In October 2016, the Prime Minister asked Matthew Taylor (CEO of the Royal Society of Arts) to conduct an independent review of worker’s rights in today’s ‘gig’ economy.

The findings of this review, due to be published in June 2017, will examine whether our current system of employment rules are still suitable for those working flexibly in today’s technology driven world (think Uber and Deliveroo).

The review focuses on six key themes:

Security, pay and rights – What effect do these new, non-traditional, ways of working have on the rights and benefits of those involved?

Progression and training – How can those working in the gig economy be encouraged to develop professionally?

The balance of rights and responsibilities – Do the current categories of employee, worker and self-employed, operate effectively for those in the gig economy?

Representation – Are those working in the gig economy suitably represented, to ensure they can access their rights?

Opportunities for under-represented groups – Do new ways of working present an opportunity for those who previously found access to work difficult, such as carers or those with disabilities?

New business models – How can government support the varying business models available to investors, consumers and workers?

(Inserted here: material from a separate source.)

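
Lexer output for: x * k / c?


Scan left to right, longest-match per lexeme
Tokens: ID(x), OP(*), ID(k), OP(/), ID(c)


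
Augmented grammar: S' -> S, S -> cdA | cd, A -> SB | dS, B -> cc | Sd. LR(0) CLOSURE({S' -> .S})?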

The review team recently launched its UK tour, visiting selected cities to gain a better understanding of the different ways of working throughout the country.

What is likely to happen?

It is expected that when the findings of the review are published, legislation will follow to protect those working in the gig economy, and to assist with the current blurring of boundaries between the employed and the self-employed. It is expected that the review will seek greater clarity in the underlying legislation, to ensure it is more reflective of modern working practices, from both an employment and a tax perspective.

Mr Taylor has recently revealed that he will be recommending changes to the rights of the self-employed when the review is published, and he is expected to recommend that companies who wish to exert ‘control’ over their flexible workers, will also be required to afford them additional rights more akin to those currently enjoyed by employees.